Neue und alte Weltbilder. Die Welt verändert sich, die Atlanten hecheln hinterher. Ein Einblick in die Probleme der Kartographie in bewegter Zeit und eine Übersicht über die zur Zeit erhältlichen Atlanten  ■ Von Bert Hoffmann

Nichts ist älter als der Atlas von gestern, lästerten böse Zungen; unter der Last der Weltpolitik stürzten in den letzten Jahren renommierte Kartenwerke zusammen wie Kartenhäuser: „Grenzen und Staaten entnehmen Sie bitte der Tagespresse.“ Noch heute bekommt, wer sein Geld etwa in den großen „Brockhaus Enzyklopädie Weltatlas“ investiert, die UdSSR und Leningrad geliefert, die Ukrainische Sozialistische Sowjetrepublik und eine Europakarte ohne Slowenien.

„Sie müssen bedenken, daß diese Veränderungen ja in 30 bis 40 Karten mit hineingreifen“, verteidigt sich Dr. Hanle, der Leiter des Geographisch–Kartographischen Instituts Meyer, das auch den Brockhaus-Atlas erstellt. „Bei einer Italienkarte ist unweigerlich ein Stück Jugoslawien mit drin, also müssen wir auch da Slowenien und Kroatien neu einarbeiten. Die politischen Veränderungen sind einfach so schnell über die Bühne gegangen, daß wir mit den Korrekturen nicht nachkommen.“

Daß die kleineren Meyer-Atlanten mit schreiend roter Banderole „Mit den neuen Ländergrenzen in Mitteleuropa!“ auf den Markt geworfen werden, ändert daran nichts. Es ist allenfalls Beweis dafür, wie schnell in diesen Zeiten auch das Wort „neu“ veraltet: Deutschland vereinigt, und Chemnitz heißt wieder Chemnitz – okay.

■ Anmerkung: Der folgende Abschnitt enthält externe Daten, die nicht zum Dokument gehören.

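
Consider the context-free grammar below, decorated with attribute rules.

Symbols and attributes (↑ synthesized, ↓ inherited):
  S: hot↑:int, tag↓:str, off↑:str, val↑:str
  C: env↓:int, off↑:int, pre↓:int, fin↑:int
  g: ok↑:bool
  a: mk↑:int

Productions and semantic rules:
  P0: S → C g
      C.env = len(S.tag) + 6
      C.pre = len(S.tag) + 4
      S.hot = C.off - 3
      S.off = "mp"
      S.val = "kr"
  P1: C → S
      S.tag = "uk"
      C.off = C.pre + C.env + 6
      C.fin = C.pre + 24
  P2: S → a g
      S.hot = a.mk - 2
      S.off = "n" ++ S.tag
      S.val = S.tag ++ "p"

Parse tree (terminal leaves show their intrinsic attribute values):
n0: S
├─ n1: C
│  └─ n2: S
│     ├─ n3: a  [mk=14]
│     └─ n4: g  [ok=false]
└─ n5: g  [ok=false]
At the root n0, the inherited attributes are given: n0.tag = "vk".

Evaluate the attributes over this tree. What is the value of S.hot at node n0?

1. n0.tag = "vk"  [given at root]
2. n1.env = 8  [len(S.tag) + 6]
3. n1.pre = 6  [len(S.tag) + 4]
4. n2.tag = "uk"  ["uk"]
5. n3.mk = 14  [terminal]
6. n4.ok = false  [terminal]
7. n2.hot = 12  [a.mk - 2]
8. n2.off = "nuk"  ["n" ++ S.tag]
9. n2.val = "ukp"  [S.tag ++ "p"]
10. n1.off = 20  [C.pre + C.env + 6]
11. n1.fin = 30  [C.pre + 24]
12. n5.ok = false  [terminal]
13. n0.hot = 17  [C.off - 3]
14. n0.off = "mp"  ["mp"]
15. n0.val = "kr"  ["kr"]

17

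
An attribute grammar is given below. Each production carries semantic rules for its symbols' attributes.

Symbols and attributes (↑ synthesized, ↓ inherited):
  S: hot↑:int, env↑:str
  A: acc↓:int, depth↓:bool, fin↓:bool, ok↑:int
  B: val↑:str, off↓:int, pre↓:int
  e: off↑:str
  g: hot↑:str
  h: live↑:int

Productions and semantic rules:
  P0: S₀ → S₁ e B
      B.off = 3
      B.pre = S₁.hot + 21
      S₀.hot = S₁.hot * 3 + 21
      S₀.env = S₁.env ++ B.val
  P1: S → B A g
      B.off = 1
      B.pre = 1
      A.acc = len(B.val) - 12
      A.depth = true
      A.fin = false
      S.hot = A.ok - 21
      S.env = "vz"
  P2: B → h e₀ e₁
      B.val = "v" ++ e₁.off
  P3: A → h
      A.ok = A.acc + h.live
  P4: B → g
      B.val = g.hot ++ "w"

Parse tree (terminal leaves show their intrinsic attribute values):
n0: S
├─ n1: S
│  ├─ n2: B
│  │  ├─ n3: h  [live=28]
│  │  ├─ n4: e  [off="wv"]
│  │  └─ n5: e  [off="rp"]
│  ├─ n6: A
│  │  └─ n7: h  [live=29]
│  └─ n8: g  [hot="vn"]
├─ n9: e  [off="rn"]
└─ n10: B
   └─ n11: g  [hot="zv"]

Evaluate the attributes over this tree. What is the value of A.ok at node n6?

1. n2.off = 1  [1]
2. n2.pre = 1  [1]
3. n3.live = 28  [terminal]
4. n4.off = "wv"  [terminal]
5. n5.off = "rp"  [terminal]
6. n2.val = "vrp"  ["v" ++ e₁.off]
7. n6.acc = -9  [len(B.val) - 12]
8. n6.depth = true  [true]
9. n6.fin = false  [false]
10. n7.live = 29  [terminal]
11. n6.ok = 20  [A.acc + h.live]
12. n8.hot = "vn"  [terminal]
13. n1.hot = -1  [A.ok - 21]
14. n1.env = "vz"  ["vz"]
15. n9.off = "rn"  [terminal]
16. n10.off = 3  [3]
17. n10.pre = 20  [S₁.hot + 21]
18. n11.hot = "zv"  [terminal]
19. n10.val = "zvw"  [g.hot ++ "w"]
20. n0.hot = 18  [S₁.hot * 3 + 21]
21. n0.env = "vzzvw"  [S₁.env ++ B.val]

20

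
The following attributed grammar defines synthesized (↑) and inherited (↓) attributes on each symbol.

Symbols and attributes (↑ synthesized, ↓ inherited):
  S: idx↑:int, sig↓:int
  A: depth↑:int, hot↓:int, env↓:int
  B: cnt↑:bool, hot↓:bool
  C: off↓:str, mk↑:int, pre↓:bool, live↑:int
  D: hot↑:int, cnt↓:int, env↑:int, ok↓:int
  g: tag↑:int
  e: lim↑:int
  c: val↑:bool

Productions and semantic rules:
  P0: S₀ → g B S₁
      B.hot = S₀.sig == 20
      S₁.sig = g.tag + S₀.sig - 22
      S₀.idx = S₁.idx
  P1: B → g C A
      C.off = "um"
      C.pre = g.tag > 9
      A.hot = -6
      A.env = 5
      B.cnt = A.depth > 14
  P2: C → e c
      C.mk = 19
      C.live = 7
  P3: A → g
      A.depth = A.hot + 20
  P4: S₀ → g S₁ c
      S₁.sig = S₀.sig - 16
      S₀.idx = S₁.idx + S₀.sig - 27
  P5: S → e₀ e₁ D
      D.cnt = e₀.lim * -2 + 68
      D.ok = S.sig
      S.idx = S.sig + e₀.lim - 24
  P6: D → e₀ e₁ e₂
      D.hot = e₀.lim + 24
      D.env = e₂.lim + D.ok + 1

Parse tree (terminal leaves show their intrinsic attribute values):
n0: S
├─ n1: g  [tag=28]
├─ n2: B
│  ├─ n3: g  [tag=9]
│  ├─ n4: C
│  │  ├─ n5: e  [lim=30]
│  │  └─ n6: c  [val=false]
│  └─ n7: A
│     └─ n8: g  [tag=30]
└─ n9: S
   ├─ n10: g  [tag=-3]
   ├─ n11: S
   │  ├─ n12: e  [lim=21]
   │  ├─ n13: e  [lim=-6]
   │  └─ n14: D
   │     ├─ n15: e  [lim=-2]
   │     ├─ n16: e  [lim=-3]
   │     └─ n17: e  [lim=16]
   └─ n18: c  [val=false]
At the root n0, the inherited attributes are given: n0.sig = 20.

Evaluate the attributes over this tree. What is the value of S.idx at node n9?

6

1. n0.sig = 20  [given at root]
2. n1.tag = 28  [terminal]
3. n2.hot = true  [S₀.sig == 20]
4. n3.tag = 9  [terminal]
5. n4.off = "um"  ["um"]
6. n4.pre = false  [g.tag > 9]
7. n5.lim = 30  [terminal]
8. n6.val = false  [terminal]
9. n4.mk = 19  [19]
10. n4.live = 7  [7]
11. n7.hot = -6  [-6]
12. n7.env = 5  [5]
13. n8.tag = 30  [terminal]
14. n7.depth = 14  [A.hot + 20]
15. n2.cnt = false  [A.depth > 14]
16. n9.sig = 26  [g.tag + S₀.sig - 22]
17. n10.tag = -3  [terminal]
18. n11.sig = 10  [S₀.sig - 16]
19. n12.lim = 21  [terminal]
20. n13.lim = -6  [terminal]
21. n14.cnt = 26  [e₀.lim * -2 + 68]
22. n14.ok = 10  [S.sig]
23. n15.lim = -2  [terminal]
24. n16.lim = -3  [terminal]
25. n17.lim = 16  [terminal]
26. n14.hot = 22  [e₀.lim + 24]
27. n14.env = 27  [e₂.lim + D.ok + 1]
28. n11.idx = 7  [S.sig + e₀.lim - 24]
29. n18.val = false  [terminal]
30. n9.idx = 6  [S₁.idx + S₀.sig - 27]
31. n0.idx = 6  [S₁.idx]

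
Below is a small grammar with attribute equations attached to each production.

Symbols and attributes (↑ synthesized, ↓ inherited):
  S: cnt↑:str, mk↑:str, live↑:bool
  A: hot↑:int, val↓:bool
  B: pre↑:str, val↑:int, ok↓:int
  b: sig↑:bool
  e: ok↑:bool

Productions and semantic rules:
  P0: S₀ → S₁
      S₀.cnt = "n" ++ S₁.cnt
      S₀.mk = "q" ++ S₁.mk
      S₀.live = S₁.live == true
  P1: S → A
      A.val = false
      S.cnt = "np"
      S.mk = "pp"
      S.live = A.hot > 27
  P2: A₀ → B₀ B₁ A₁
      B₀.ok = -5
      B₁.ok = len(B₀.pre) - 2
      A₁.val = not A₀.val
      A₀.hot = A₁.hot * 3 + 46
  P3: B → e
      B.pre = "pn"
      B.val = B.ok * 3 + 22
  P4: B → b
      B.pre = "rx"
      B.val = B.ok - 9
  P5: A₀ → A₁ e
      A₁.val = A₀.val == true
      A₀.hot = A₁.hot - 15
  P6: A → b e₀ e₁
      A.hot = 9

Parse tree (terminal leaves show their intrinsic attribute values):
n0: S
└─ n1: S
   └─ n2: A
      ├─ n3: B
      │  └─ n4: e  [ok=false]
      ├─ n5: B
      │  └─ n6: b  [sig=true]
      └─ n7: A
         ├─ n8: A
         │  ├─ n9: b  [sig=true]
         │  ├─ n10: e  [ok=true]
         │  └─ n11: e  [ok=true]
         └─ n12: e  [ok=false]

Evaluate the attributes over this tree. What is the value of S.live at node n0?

1. n2.val = false  [false]
2. n3.ok = -5  [-5]
3. n4.ok = false  [terminal]
4. n3.pre = "pn"  ["pn"]
5. n3.val = 7  [B.ok * 3 + 22]
6. n5.ok = 0  [len(B₀.pre) - 2]
7. n6.sig = true  [terminal]
8. n5.pre = "rx"  ["rx"]
9. n5.val = -9  [B.ok - 9]
10. n7.val = true  [not A₀.val]
11. n8.val = true  [A₀.val == true]
12. n9.sig = true  [terminal]
13. n10.ok = true  [terminal]
14. n11.ok = true  [terminal]
15. n8.hot = 9  [9]
16. n12.ok = false  [terminal]
17. n7.hot = -6  [A₁.hot - 15]
18. n2.hot = 28  [A₁.hot * 3 + 46]
19. n1.cnt = "np"  ["np"]
20. n1.mk = "pp"  ["pp"]
21. n1.live = true  [A.hot > 27]
22. n0.cnt = "nnp"  ["n" ++ S₁.cnt]
23. n0.mk = "qpp"  ["q" ++ S₁.mk]
24. n0.live = true  [S₁.live == true]

true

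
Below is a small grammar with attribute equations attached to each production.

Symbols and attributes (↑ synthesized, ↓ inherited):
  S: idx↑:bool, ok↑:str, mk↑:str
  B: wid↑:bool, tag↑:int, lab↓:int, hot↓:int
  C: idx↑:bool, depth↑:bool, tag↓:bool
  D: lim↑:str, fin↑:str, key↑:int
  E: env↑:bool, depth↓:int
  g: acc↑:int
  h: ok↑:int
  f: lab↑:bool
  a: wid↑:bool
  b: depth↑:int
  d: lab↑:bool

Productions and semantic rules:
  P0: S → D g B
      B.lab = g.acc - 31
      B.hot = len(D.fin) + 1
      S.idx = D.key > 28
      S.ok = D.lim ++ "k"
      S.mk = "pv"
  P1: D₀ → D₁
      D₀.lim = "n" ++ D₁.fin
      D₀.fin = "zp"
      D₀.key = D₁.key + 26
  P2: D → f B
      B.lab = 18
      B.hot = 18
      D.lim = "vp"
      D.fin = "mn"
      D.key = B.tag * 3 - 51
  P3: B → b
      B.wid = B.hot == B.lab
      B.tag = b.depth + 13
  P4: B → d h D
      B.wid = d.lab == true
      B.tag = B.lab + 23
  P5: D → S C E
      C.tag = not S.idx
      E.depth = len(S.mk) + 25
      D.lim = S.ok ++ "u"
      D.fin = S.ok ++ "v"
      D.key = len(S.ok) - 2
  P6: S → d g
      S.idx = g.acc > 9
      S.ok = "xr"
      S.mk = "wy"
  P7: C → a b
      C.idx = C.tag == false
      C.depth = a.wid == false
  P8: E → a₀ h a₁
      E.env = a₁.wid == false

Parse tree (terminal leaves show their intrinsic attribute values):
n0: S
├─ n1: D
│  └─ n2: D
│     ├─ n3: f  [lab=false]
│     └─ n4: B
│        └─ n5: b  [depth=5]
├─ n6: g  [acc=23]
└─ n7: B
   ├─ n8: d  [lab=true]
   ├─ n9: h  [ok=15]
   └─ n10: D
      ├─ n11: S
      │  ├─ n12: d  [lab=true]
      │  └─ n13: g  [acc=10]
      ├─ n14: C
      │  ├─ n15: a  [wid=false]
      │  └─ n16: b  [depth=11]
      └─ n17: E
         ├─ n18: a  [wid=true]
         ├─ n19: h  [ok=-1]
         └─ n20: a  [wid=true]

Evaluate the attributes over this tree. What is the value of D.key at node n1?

1. n3.lab = false  [terminal]
2. n4.lab = 18  [18]
3. n4.hot = 18  [18]
4. n5.depth = 5  [terminal]
5. n4.wid = true  [B.hot == B.lab]
6. n4.tag = 18  [b.depth + 13]
7. n2.lim = "vp"  ["vp"]
8. n2.fin = "mn"  ["mn"]
9. n2.key = 3  [B.tag * 3 - 51]
10. n1.lim = "nmn"  ["n" ++ D₁.fin]
11. n1.fin = "zp"  ["zp"]
12. n1.key = 29  [D₁.key + 26]
13. n6.acc = 23  [terminal]
14. n7.lab = -8  [g.acc - 31]
15. n7.hot = 3  [len(D.fin) + 1]
16. n8.lab = true  [terminal]
17. n9.ok = 15  [terminal]
18. n12.lab = true  [terminal]
19. n13.acc = 10  [terminal]
20. n11.idx = true  [g.acc > 9]
21. n11.ok = "xr"  ["xr"]
22. n11.mk = "wy"  ["wy"]
23. n14.tag = false  [not S.idx]
24. n15.wid = false  [terminal]
25. n16.depth = 11  [terminal]
26. n14.idx = true  [C.tag == false]
27. n14.depth = true  [a.wid == false]
28. n17.depth = 27  [len(S.mk) + 25]
29. n18.wid = true  [terminal]
30. n19.ok = -1  [terminal]
31. n20.wid = true  [terminal]
32. n17.env = false  [a₁.wid == false]
33. n10.lim = "xru"  [S.ok ++ "u"]
34. n10.fin = "xrv"  [S.ok ++ "v"]
35. n10.key = 0  [len(S.ok) - 2]
36. n7.wid = true  [d.lab == true]
37. n7.tag = 15  [B.lab + 23]
38. n0.idx = true  [D.key > 28]
39. n0.ok = "nmnk"  [D.lim ++ "k"]
40. n0.mk = "pv"  ["pv"]

29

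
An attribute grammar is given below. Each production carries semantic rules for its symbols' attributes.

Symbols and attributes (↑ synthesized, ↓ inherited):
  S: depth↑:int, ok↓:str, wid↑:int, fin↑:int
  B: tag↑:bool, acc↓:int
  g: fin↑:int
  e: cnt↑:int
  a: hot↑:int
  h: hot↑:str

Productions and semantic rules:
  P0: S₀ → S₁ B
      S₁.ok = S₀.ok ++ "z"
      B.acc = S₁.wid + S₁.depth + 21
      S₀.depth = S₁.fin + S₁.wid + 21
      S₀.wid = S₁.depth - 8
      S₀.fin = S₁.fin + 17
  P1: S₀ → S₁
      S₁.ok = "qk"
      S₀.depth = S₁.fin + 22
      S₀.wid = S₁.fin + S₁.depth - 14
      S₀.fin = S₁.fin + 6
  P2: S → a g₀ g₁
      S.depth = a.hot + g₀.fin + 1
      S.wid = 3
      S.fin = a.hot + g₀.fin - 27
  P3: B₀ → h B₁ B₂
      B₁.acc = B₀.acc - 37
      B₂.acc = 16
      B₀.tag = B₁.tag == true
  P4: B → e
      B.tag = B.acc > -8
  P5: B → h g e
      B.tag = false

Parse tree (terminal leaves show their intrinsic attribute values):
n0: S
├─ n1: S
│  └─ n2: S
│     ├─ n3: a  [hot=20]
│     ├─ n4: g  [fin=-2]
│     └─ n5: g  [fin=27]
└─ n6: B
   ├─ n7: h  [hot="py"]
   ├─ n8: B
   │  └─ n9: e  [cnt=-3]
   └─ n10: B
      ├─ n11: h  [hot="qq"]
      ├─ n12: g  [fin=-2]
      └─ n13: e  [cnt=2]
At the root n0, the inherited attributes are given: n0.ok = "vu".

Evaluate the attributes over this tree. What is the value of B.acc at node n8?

1. n0.ok = "vu"  [given at root]
2. n1.ok = "vuz"  [S₀.ok ++ "z"]
3. n2.ok = "qk"  ["qk"]
4. n3.hot = 20  [terminal]
5. n4.fin = -2  [terminal]
6. n5.fin = 27  [terminal]
7. n2.depth = 19  [a.hot + g₀.fin + 1]
8. n2.wid = 3  [3]
9. n2.fin = -9  [a.hot + g₀.fin - 27]
10. n1.depth = 13  [S₁.fin + 22]
11. n1.wid = -4  [S₁.fin + S₁.depth - 14]
12. n1.fin = -3  [S₁.fin + 6]
13. n6.acc = 30  [S₁.wid + S₁.depth + 21]
14. n7.hot = "py"  [terminal]
15. n8.acc = -7  [B₀.acc - 37]
16. n9.cnt = -3  [terminal]
17. n8.tag = true  [B.acc > -8]
18. n10.acc = 16  [16]
19. n11.hot = "qq"  [terminal]
20. n12.fin = -2  [terminal]
21. n13.cnt = 2  [terminal]
22. n10.tag = false  [false]
23. n6.tag = true  [B₁.tag == true]
24. n0.depth = 14  [S₁.fin + S₁.wid + 21]
25. n0.wid = 5  [S₁.depth - 8]
26. n0.fin = 14  [S₁.fin + 17]

-7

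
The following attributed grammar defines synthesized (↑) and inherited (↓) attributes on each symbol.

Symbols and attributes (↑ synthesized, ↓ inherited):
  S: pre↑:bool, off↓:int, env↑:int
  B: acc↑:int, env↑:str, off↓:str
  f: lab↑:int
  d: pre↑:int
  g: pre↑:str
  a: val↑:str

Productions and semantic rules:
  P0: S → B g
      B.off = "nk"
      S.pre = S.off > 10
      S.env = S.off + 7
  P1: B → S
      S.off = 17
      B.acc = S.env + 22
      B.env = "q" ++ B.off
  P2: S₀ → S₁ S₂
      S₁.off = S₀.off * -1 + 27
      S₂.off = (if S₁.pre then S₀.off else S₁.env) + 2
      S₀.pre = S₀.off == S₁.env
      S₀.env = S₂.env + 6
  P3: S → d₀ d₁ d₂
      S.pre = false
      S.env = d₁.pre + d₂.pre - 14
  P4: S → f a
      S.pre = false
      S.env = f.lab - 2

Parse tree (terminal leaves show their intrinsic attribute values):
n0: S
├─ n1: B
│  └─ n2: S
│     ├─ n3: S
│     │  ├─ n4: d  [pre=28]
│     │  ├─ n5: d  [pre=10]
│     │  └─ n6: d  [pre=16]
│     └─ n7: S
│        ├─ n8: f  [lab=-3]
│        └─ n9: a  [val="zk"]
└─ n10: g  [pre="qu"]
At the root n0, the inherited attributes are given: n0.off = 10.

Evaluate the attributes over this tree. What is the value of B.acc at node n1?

23

1. n0.off = 10  [given at root]
2. n1.off = "nk"  ["nk"]
3. n2.off = 17  [17]
4. n3.off = 10  [S₀.off * -1 + 27]
5. n4.pre = 28  [terminal]
6. n5.pre = 10  [terminal]
7. n6.pre = 16  [terminal]
8. n3.pre = false  [false]
9. n3.env = 12  [d₁.pre + d₂.pre - 14]
10. n7.off = 14  [(if S₁.pre then S₀.off else S₁.env) + 2]
11. n8.lab = -3  [terminal]
12. n9.val = "zk"  [terminal]
13. n7.pre = false  [false]
14. n7.env = -5  [f.lab - 2]
15. n2.pre = false  [S₀.off == S₁.env]
16. n2.env = 1  [S₂.env + 6]
17. n1.acc = 23  [S.env + 22]
18. n1.env = "qnk"  ["q" ++ B.off]
19. n10.pre = "qu"  [terminal]
20. n0.pre = false  [S.off > 10]
21. n0.env = 17  [S.off + 7]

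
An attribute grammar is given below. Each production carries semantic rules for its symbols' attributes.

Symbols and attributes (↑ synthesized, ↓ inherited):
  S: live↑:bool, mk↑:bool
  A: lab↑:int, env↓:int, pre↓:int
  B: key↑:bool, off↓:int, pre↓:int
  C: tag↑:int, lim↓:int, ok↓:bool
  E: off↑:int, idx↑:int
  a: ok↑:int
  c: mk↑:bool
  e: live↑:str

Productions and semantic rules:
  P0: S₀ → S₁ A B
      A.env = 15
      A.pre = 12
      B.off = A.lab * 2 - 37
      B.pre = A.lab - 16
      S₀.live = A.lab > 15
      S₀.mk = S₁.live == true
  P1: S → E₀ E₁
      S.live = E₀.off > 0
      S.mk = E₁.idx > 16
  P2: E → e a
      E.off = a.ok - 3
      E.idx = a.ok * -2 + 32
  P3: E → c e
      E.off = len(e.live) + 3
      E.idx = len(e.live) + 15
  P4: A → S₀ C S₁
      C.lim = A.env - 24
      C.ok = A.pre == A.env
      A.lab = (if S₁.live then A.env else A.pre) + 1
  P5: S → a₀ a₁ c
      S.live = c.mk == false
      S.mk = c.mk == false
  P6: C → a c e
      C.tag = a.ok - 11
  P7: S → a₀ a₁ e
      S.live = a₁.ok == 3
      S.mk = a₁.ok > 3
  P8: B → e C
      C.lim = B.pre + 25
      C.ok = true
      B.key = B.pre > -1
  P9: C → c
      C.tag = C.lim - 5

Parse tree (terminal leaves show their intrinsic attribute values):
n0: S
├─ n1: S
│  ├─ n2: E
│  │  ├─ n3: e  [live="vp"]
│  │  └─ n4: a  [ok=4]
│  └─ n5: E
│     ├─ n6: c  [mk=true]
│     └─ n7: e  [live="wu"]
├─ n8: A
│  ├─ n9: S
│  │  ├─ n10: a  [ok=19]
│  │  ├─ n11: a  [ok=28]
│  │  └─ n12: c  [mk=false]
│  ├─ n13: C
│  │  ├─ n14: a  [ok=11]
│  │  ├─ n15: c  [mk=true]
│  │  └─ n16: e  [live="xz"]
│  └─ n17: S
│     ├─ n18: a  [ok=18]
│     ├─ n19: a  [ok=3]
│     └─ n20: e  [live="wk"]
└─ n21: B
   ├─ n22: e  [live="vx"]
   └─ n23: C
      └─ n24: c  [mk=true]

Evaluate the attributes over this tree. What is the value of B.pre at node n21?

1. n3.live = "vp"  [terminal]
2. n4.ok = 4  [terminal]
3. n2.off = 1  [a.ok - 3]
4. n2.idx = 24  [a.ok * -2 + 32]
5. n6.mk = true  [terminal]
6. n7.live = "wu"  [terminal]
7. n5.off = 5  [len(e.live) + 3]
8. n5.idx = 17  [len(e.live) + 15]
9. n1.live = true  [E₀.off > 0]
10. n1.mk = true  [E₁.idx > 16]
11. n8.env = 15  [15]
12. n8.pre = 12  [12]
13. n10.ok = 19  [terminal]
14. n11.ok = 28  [terminal]
15. n12.mk = false  [terminal]
16. n9.live = true  [c.mk == false]
17. n9.mk = true  [c.mk == false]
18. n13.lim = -9  [A.env - 24]
19. n13.ok = false  [A.pre == A.env]
20. n14.ok = 11  [terminal]
21. n15.mk = true  [terminal]
22. n16.live = "xz"  [terminal]
23. n13.tag = 0  [a.ok - 11]
24. n18.ok = 18  [terminal]
25. n19.ok = 3  [terminal]
26. n20.live = "wk"  [terminal]
27. n17.live = true  [a₁.ok == 3]
28. n17.mk = false  [a₁.ok > 3]
29. n8.lab = 16  [(if S₁.live then A.env else A.pre) + 1]
30. n21.off = -5  [A.lab * 2 - 37]
31. n21.pre = 0  [A.lab - 16]
32. n22.live = "vx"  [terminal]
33. n23.lim = 25  [B.pre + 25]
34. n23.ok = true  [true]
35. n24.mk = true  [terminal]
36. n23.tag = 20  [C.lim - 5]
37. n21.key = true  [B.pre > -1]
38. n0.live = true  [A.lab > 15]
39. n0.mk = true  [S₁.live == true]

0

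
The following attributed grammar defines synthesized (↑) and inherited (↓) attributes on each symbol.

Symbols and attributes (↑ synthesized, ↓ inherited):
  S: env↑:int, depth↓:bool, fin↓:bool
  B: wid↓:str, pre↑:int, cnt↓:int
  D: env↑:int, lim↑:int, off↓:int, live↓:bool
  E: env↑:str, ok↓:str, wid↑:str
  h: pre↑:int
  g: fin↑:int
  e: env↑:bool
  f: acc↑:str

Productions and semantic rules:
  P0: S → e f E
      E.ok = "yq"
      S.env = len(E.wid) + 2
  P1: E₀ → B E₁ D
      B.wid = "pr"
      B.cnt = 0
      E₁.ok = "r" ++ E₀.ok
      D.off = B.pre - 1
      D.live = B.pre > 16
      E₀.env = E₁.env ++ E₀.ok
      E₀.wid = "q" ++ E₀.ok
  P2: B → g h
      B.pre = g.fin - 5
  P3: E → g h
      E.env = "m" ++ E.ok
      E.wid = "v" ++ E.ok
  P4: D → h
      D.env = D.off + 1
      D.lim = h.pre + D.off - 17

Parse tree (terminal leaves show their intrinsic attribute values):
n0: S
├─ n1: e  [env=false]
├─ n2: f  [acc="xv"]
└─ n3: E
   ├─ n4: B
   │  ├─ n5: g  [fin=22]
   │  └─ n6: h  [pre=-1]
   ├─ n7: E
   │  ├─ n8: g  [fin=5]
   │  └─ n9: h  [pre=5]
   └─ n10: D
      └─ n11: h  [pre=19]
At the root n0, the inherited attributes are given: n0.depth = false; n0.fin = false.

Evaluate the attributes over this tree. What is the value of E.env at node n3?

"mryqyq"

1. n0.depth = false  [given at root]
2. n0.fin = false  [given at root]
3. n1.env = false  [terminal]
4. n2.acc = "xv"  [terminal]
5. n3.ok = "yq"  ["yq"]
6. n4.wid = "pr"  ["pr"]
7. n4.cnt = 0  [0]
8. n5.fin = 22  [terminal]
9. n6.pre = -1  [terminal]
10. n4.pre = 17  [g.fin - 5]
11. n7.ok = "ryq"  ["r" ++ E₀.ok]
12. n8.fin = 5  [terminal]
13. n9.pre = 5  [terminal]
14. n7.env = "mryq"  ["m" ++ E.ok]
15. n7.wid = "vryq"  ["v" ++ E.ok]
16. n10.off = 16  [B.pre - 1]
17. n10.live = true  [B.pre > 16]
18. n11.pre = 19  [terminal]
19. n10.env = 17  [D.off + 1]
20. n10.lim = 18  [h.pre + D.off - 17]
21. n3.env = "mryqyq"  [E₁.env ++ E₀.ok]
22. n3.wid = "qyq"  ["q" ++ E₀.ok]
23. n0.env = 5  [len(E.wid) + 2]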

Und die Sowjetunion heißt noch Sowjetunion, und Zagreb liegt in Jugoslawien – oje...

So wird hier nun eifrig korrigiert und eingearbeitet, auf daß im Herbst zumindest der Prestige-Atlas der Brockhaus-Enzyklopädie in aktueller Fassung vorliegen möge. (Die ganzseitige „Ostpreußen“-Karte wird dort allerdings genauso drin bleiben wie die zu „Schlesien“, versichert Dr. Hanle.) Andere Verlage haben resigniert. Herder etwa, bis vor kurzem noch mit einem Atlas in der mittleren und einem in der gehobenen Preisklasse im Geschäft, ist ganz aus dem Wettlauf mit der Welt ausgestiegen. Die Atlanten wurden nicht aktualisiert, und „zur Zeit sind keine Neuausgaben geplant“, so die knappe Auskunft des Verlags.

Dabei sind die jüngsten politischen Umwälzungen nachgerade ein Segen für die Branche. Wer kauft sich schon einen neuen Atlas, nur weil Rhodesien fortan Simbabwe heißt oder weil die territorialen Ansprüche in der West-Sahara sich geändert haben? Doch wo halbe Kontinente neue Gestalt annehmen und sich die eigene Heimat in neuen Grenzen wiederfindet, bedarf es keines Marketing- Genies, um die Nachfrage zu wecken.

Die Atlanten des RV-Verlags, die relativ preiswert daherkommen, sind der Renner. Sie strotzen schier vor Aktualität: Seit Oktober 92 auf dem Markt, ist auf ihren Karten sogar schon die erst Ende Dezember vollzogene Teilung der Tschechoslowakei eingetragen.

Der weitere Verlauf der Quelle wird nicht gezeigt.